- Leader: Pavel Bělobrádek
- Founded: 2017
- Dissolved: 2017
- Ideology: Pro-Europeanism Regionalism
- Political position: Centre
- Slogan: Síla, kterou má smysl volit' ('Power worth voting for')
- Coalition Partners: KDU–ČSL STAN

Website
- http://www.lidovcistarostove.cz/

= Populars and Mayors =

The Populars and Mayors (Lidovci a Starostové) was an alliance of Czech political parties, consisting of the Christian and Democratic Union – Czechoslovak People's Party (KDU-ČSL) and Mayors and Independents. Talks about a possible alliance of the two parties started in 2016, with the intention of participating in the 2017 legislative election, and becoming the "third power" of Czech politics. The alliance was dissolved in July 2017, before the election took place.

==History==
The alliance was formed on 18 March 2017, with some leading members suggesting that they could win over 15% of votes. On 12 April 2017, KDU-ČSL leader Pavel Bělobrádek was announced as the alliance's candidate for Prime Minister. The logo and name of the alliance was announced on 15 May 2017.

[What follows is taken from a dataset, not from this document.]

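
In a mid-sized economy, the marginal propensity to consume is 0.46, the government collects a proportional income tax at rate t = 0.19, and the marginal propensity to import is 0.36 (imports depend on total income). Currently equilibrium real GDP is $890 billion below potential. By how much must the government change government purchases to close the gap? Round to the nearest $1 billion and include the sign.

+$879 billion

Spending multiplier = 1/(1 − c(1−t) + m) = 1/(1 − 0.46×0.81 + 0.36) = 1/0.9874 ≈ 1.013.
Need ΔY = +$890 billion, so ΔG = ΔY/k = (+$890 billion) × 0.9874 ≈ +$879 billion.
The government should increase government purchases by $879 billion.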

An electoral alliance of political parties requires 10% of votes to enter the Chamber of Deputies, and following opinion polls showing Populars and Mayors to be under the 10% threshold, some media reported that KDU–ČSL were planning to disband the alliance and offer STAN candidates places on their ballot list. Bělobrádek refused to comment these reports, while Gazdík denied that the parties would end the alliance, stating that if KDU-ČSL disbands the alliance, STAN will participate in the election independently. STAN MEP Stanislav Polčák confirmed the media reports. Sources within KDU-ČSL said that KDU-ČSL were trying to persuade STAN to run on the KDU-ČSL ballot but they were refusing.

On 18 July 2017, the KDU-ČSL leadership met to discuss the matter, and voted to leave the alliance. Bělobrádek called for STAN to run on the KDU-ČSL ballot. Gazdík stated that party would need to discuss the matter. STAN refused the offer on 25 July 2017, ending the cooperation between the two parties.

== Logo ==
The alliance presented its logo on 15 May 2017. It consists of a triangle formed of four stripes. The four stripes are intended to represent family, municipality, region and state. Petr Gazdík, leader of Mayors and Independents, stated that the triangle represents the idea that decision making should start in families and municipalities in a well-functioning society. The logo is also supposed to represent power.

The logo became the target of jokes, with critics highlighting its similarity to the Adidas logo, the Stalin Memorial at Letná, the logo of financial Company OVB, and the symbol indicating a strong Wi-fi signal.